AUSTIN, Texas — Scientists at The University of Texas at Austin have discovered a mechanism that may explain how the brain can recall nearly all of what happened on a recent afternoon — or make a thorough plan for how to spend an upcoming afternoon — in a fraction of the time it takes to live out the experience. The breakthrough in understanding a previously unknown function in the brain has implications for research into schizophrenia, autism spectrum disorders, Alzheimer’s disease and other disorders where real experiences and ones that exist only in the mind can become distorted.
The newly discovered mechanism, which compresses information needed for memory retrieval, imagination or planning and encodes it on a brain wave frequency that’s separate from the one used for recording real-time experiences, is described in a cover article in the Jan. 20 print edition of the journal Neuron.
Brain cells share different kinds of information with one another using a variety of different brain waves, analogous to the way radio stations broadcast on different frequencies. Laura Colgin, an assistant professor of neuroscience, Chenguang Zheng, a postdoctoral researcher, and their colleagues found that one of these frequencies allows us to play back memories — or envision future activities — in fast forward.
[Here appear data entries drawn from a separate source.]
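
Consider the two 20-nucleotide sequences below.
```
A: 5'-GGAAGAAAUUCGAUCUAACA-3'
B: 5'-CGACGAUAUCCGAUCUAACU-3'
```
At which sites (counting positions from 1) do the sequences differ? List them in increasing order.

1, 4, 7, 10, 20

Differences at site 1 (G→C), site 4 (A→C), site 7 (A→U), site 10 (U→C), site 20 (A→U).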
“The reason we’re excited about it is that we think this mechanism can help explain how you can imagine a sequence of events you’re about to do in a time-compressed manner,” says Colgin. “You can plan out those events and think about the sequences of actions you’ll do. And all of that happens on a faster time scale when you’re imagining it than when you actually go and do those things.”
In the brain, fast gamma rhythms encode memories about things that are happening right now; these waves come rapidly one after another as the brain processes high-resolution information in real time. The scientists learned that slow gamma rhythms — used to retrieve memories of the past, as well as imagine and plan for the future — store more information on their longer waves, contributing to the fast-forward effect as the mind processes many data points with each wave.
Mental compression turns out to be similar to what happens in a computer when you compress a file. Just like digital compression, when you replay a mental memory or imagine an upcoming sequence of events, these thoughts will have less of the rich detail found in the source material. The finding has implications for medicine as well as for criminal justice and other areas where memory reliability can be at issue.
Colgin notes that the research could also explain why people with schizophrenia who are experiencing disrupted gamma rhythms have a hard time distinguishing between imagined and real experiences.
“Maybe they are transmitting their own imagined thoughts on the wrong frequency, the one usually reserved for things that are really happening,” says Colgin. “That could have terrible consequences.”
Next, the researchers plan to use animals with neurological disorders similar to autism spectrum disorders and Alzheimer’s disease in humans to better understand what role this mechanism plays and explore ways to counteract it.
This research was supported by the Esther A. and Joseph Klingenstein Fund, the Alfred P. Sloan Foundation, the National Institute of Mental Health and the Office of Naval Research.